Monday, March 9, 2009

Happy 138th Birthday to our City Name, Longmont

Somewhere in Chicago, 138 years ago in 1871, on this day of March 9, the trustees of the Chicago-Colorado Colony agreed to the name "Longmont" for the town in Colorado that they had incorporated a month earlier.


Of course, there are probably more important foundational anniversaries in Longmont history, like the day that the colony organized in Chicago (November 22, 1870) , or when this area was selected by the location committee (late January 1871), or the day the colony was incorporated in Colorado (February 2, 1871). But today's March 9 date seems like a very accessible birthday to celebrate just because we see and use our city name so many times a day.

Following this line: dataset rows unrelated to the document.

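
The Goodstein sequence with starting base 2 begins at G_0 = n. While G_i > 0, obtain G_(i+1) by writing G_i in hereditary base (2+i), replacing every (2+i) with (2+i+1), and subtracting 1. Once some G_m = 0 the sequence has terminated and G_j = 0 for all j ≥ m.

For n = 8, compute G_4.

[0] 8 ≡ 2^(2 + 1) (base 2). Lift 3: 81. −1: 80.
[1] 80 ≡ 2·3^3 + 2·3^2 + 2·3 + 2 (base 3). Lift 4: 554. −1: 553.
[2] 553 ≡ 2·4^4 + 2·4^2 + 2·4 + 1 (base 4). Lift 5: 6311. −1: 6310.
[3] 6310 ≡ 2·5^5 + 2·5^2 + 2·5 (base 5). Lift 6: 93396. −1: 93395.
[4] 93395 ≡ 2·6^6 + 2·6^2 + 6 + 5 (base 6). Lift 7: 1647196. −1: 1647195.

93395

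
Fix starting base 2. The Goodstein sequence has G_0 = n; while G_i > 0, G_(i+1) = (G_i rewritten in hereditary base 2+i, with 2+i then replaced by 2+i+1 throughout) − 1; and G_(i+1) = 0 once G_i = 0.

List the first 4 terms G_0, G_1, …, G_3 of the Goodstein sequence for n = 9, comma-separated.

step 0: 9 = 2^(2 + 1) + 1; sub 3 for 2: 3^(3 + 1) + 1; = 82; G_1 = 82−1 = 81
step 1: 81 = 3^(3 + 1); sub 4 for 3: 4^(4 + 1); = 1024; G_2 = 1024−1 = 1023
step 2: 1023 = 3·4^4 + 3·4^3 + 3·4^2 + 3·4 + 3; sub 5 for 4: 3·5^5 + 3·5^3 + 3·5^2 + 3·5 + 3; = 9843; G_3 = 9843−1 = 9842

9, 81, 1023, 9842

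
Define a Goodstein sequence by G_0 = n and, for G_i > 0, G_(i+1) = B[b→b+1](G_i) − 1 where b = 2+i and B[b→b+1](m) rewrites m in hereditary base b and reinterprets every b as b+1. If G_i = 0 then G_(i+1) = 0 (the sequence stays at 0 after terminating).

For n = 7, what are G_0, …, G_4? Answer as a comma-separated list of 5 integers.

7 —HB2→ 2^2 + 2 + 1 —bump→ 3^3 + 3 + 1 = 31 —(−1)→ 30
30 —HB3→ 3^3 + 3 —bump→ 4^4 + 4 = 260 —(−1)→ 259
259 —HB4→ 4^4 + 3 —bump→ 5^5 + 3 = 3128 —(−1)→ 3127
3127 —HB5→ 5^5 + 2 —bump→ 6^6 + 2 = 46658 —(−1)→ 46657

7, 30, 259, 3127, 46657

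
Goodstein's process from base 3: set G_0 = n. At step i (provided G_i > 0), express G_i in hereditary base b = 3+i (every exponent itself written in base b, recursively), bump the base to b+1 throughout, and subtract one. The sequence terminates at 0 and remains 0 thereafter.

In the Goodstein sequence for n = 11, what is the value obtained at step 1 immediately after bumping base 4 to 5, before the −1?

26

G_0=11  [base 3] 3^2 + 2  →[3↦4]→  4^2 + 2 = 18  −1 ⇒ G_1=17
G_1=17  [base 4] 4^2 + 1  →[4↦5]→  5^2 + 1 = 26  −1 ⇒ G_2=25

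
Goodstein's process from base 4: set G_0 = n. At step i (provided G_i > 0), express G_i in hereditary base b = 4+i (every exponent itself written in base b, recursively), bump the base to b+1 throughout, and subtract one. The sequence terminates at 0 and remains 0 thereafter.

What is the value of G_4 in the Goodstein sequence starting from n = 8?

base 4: 8 = 2·4; at 5: 2·5 = 10; next = 9
base 5: 9 = 5 + 4; at 6: 6 + 4 = 10; next = 9
base 6: 9 = 6 + 3; at 7: 7 + 3 = 10; next = 9
base 7: 9 = 7 + 2; at 8: 8 + 2 = 10; next = 9
base 8: 9 = 8 + 1; at 9: 9 + 1 = 10; next = 9

9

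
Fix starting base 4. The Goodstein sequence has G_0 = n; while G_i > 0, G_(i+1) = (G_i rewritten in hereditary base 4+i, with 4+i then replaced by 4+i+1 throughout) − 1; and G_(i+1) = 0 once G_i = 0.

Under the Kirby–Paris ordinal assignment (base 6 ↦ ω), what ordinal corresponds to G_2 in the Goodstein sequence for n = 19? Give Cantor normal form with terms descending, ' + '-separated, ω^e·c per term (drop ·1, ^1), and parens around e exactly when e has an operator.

G_0=19  [base 4] 4^2 + 3  →[4↦5]→  5^2 + 3 = 28  −1 ⇒ G_1=27
G_1=27  [base 5] 5^2 + 2  →[5↦6]→  6^2 + 2 = 38  −1 ⇒ G_2=37
G_2=37  [base 6] 6^2 + 1  →[6↦7]→  7^2 + 1 = 50  −1 ⇒ G_3=49

ω^2 + 1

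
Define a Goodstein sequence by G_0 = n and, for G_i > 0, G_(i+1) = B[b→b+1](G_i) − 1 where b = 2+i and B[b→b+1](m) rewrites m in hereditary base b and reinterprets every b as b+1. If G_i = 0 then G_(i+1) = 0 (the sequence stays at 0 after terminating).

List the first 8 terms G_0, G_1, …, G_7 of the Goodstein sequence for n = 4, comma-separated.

[0] 4 ≡ 2^2 (base 2). Lift 3: 27. −1: 26.
[1] 26 ≡ 2·3^2 + 2·3 + 2 (base 3). Lift 4: 42. −1: 41.
[2] 41 ≡ 2·4^2 + 2·4 + 1 (base 4). Lift 5: 61. −1: 60.
[3] 60 ≡ 2·5^2 + 2·5 (base 5). Lift 6: 84. −1: 83.
[4] 83 ≡ 2·6^2 + 6 + 5 (base 6). Lift 7: 110. −1: 109.
[5] 109 ≡ 2·7^2 + 7 + 4 (base 7). Lift 8: 140. −1: 139.
[6] 139 ≡ 2·8^2 + 8 + 3 (base 8). Lift 9: 174. −1: 173.

4, 26, 41, 60, 83, 109, 139, 173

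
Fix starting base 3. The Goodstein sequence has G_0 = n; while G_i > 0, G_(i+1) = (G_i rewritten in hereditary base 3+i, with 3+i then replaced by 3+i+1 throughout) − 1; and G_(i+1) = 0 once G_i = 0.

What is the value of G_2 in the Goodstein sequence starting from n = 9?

17

G_0 = 9. HB_3(9) = 3^2. Bump = 16. G_1 = 15.
G_1 = 15. HB_4(15) = 3·4 + 3. Bump = 18. G_2 = 17.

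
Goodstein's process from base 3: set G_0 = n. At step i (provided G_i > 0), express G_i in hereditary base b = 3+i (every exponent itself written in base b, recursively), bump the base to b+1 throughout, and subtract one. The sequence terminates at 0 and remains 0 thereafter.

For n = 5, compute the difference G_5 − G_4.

[0] 5 ≡ 3 + 2 (base 3). Lift 4: 6. −1: 5.
[1] 5 ≡ 4 + 1 (base 4). Lift 5: 6. −1: 5.
[2] 5 ≡ 5 (base 5). Lift 6: 6. −1: 5.
[3] 5 ≡ 5 (base 6). Lift 7: 5. −1: 4.
[4] 4 ≡ 4 (base 7). Lift 8: 4. −1: 3.

-1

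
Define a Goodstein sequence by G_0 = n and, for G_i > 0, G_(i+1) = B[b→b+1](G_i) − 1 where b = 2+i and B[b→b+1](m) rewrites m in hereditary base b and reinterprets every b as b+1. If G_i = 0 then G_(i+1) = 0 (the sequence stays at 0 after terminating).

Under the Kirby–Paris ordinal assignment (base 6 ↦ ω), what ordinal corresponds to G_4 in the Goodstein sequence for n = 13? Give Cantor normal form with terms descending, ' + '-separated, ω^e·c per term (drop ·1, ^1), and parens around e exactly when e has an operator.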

It would be interesting to know what other names were being considered.

A March 3, 1871 article about the Chicago-Colony in the Rocky Mountain News described the area now known as Longmont:
"The scenery combines the beautiful, the grand, and the picturesque, while the climate is favorable in every particular."
and correctly predicted the end of the village of Burlington (1861-1871), down by the river:
"The hitherto flourishing little point of Burlington will doubtless become extinct by joining the fortunes of the now city, whose name has not yet been determined upon."
Six days after this was published, a name was chosen.


A good reference for the early years of the Chicago Colony is: "The Founding and First Year of Longmont, Colorado" by Howard K. Phillips, Jr. (1974). This was actually a term paper before it was bound into a book, and it's available at the Longmont Library.